The film marks a deliberate shift in directorial register for Neel. “This is the first time that I’m probably going to let my actors do the heavy lifting for me in the movie,” he says. “Dragon” extends the post-independence dystopian universe he has built across the “K.G.F” film and “Salaar,” though Neel frames it as distinct in intent – a story in which the patriotic dimension, obscured by the glimpse’s dark aesthetic, is central.

The broader ensemble includes Anil Kapoor, Biju Menon and Rukmini Vasanth, among others. Music is by Ravi Basrur, who scored both “K.G.F” instalments and “Salaar.”

On franchise prospects, Neel is measured. Any sequel will hinge on audience reception, and he says he will not assume goodwill on the strength of his previous films. The “Salaar” follow-up, however, is already scheduled. “That will happen immediately after the ‘Dragon’ movie is done,” he says. On “K.G.F 3,” he says he does not yet know when he will be able to turn his attention to it.

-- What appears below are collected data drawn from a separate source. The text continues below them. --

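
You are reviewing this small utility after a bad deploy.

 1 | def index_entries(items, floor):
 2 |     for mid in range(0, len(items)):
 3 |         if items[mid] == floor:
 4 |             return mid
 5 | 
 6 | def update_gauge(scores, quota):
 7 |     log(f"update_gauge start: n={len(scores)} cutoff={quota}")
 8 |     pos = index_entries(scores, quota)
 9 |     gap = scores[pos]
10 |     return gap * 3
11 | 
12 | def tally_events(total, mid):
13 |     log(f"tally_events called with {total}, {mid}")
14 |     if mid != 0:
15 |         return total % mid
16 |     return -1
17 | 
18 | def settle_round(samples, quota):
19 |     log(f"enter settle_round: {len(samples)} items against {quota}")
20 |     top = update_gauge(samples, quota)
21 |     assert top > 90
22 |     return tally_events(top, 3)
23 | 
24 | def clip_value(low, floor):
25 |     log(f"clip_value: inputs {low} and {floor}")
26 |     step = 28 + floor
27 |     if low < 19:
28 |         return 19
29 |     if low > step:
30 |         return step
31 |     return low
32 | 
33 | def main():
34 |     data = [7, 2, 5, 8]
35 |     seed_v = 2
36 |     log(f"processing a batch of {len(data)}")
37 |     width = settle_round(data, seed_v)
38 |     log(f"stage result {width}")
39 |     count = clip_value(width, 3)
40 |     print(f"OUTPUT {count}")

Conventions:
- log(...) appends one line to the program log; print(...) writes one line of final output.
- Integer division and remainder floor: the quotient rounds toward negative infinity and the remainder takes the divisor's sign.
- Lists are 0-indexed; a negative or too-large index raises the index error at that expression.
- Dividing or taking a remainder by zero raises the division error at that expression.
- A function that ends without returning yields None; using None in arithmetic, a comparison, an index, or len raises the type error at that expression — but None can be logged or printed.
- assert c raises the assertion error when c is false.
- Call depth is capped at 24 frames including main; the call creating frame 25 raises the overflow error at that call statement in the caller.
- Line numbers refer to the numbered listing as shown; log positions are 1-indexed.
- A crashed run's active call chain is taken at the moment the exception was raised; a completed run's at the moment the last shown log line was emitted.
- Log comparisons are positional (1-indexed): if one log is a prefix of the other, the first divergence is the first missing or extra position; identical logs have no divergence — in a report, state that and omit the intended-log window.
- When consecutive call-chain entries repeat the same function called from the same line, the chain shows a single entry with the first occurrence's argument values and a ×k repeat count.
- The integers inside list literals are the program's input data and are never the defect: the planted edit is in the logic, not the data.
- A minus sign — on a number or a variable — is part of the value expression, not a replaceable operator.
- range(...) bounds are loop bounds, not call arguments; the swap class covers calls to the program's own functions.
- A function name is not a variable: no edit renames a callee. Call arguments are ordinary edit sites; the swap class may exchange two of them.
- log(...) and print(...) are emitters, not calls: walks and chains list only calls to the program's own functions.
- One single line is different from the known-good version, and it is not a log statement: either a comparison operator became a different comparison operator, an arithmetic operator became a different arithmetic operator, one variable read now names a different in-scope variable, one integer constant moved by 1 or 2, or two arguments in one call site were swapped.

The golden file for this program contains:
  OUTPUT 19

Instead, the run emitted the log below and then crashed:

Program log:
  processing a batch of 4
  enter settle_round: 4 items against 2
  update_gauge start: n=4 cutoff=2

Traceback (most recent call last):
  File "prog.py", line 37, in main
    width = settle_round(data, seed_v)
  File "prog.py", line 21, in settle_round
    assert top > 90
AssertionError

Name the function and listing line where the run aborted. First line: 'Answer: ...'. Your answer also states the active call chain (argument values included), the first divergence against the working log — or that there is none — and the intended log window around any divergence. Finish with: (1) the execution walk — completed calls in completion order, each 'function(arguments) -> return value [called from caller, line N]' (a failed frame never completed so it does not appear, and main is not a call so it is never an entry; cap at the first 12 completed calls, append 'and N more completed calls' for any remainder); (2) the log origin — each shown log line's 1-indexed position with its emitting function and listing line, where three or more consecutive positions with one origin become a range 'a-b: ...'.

Answer: the error was raised in settle_round, line 21.
The tell: Only 3 log lines were emitted before the run died; the intended continuation was 'tally_events called with 6, 3'.
Call chain: main -> settle_round([7, 2, 5, 8], 2) (called at line 37).
First divergence: position 4 — after 3 matching lines the faulty run goes silent; intended next line 'tally_events called with 6, 3'.
Intended log window:
  2: enter settle_round: 4 items against 2
  3: update_gauge start: n=4 cutoff=2
  4: tally_events called with 6, 3
  5: stage result 0
Execution walk:
  index_entries([7, 2, 5, 8], 2) -> 1  [called from update_gauge, line 8]
  update_gauge([7, 2, 5, 8], 2) -> 6  [called from settle_round, line 20]
Log origins:
  1 — main, line 36
  2 — settle_round, line 19
  3 — update_gauge, line 7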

Once those obligations are met, Neel intends to leave this genre behind. He has been developing a mythological series for approximately two decades and wants to write and direct it before anything else. He also acknowledged a longstanding desire to make a small intimate drama that current commitments have kept out of reach.

On international release, Neel says any decision will follow an assessment of the finished film. “We cannot make better visuals than what the Hollywood people have made, but we can try and make a better emotion than what they have made,” he says. “We are making a very, very Indian movie, which can appeal to an international audience also.”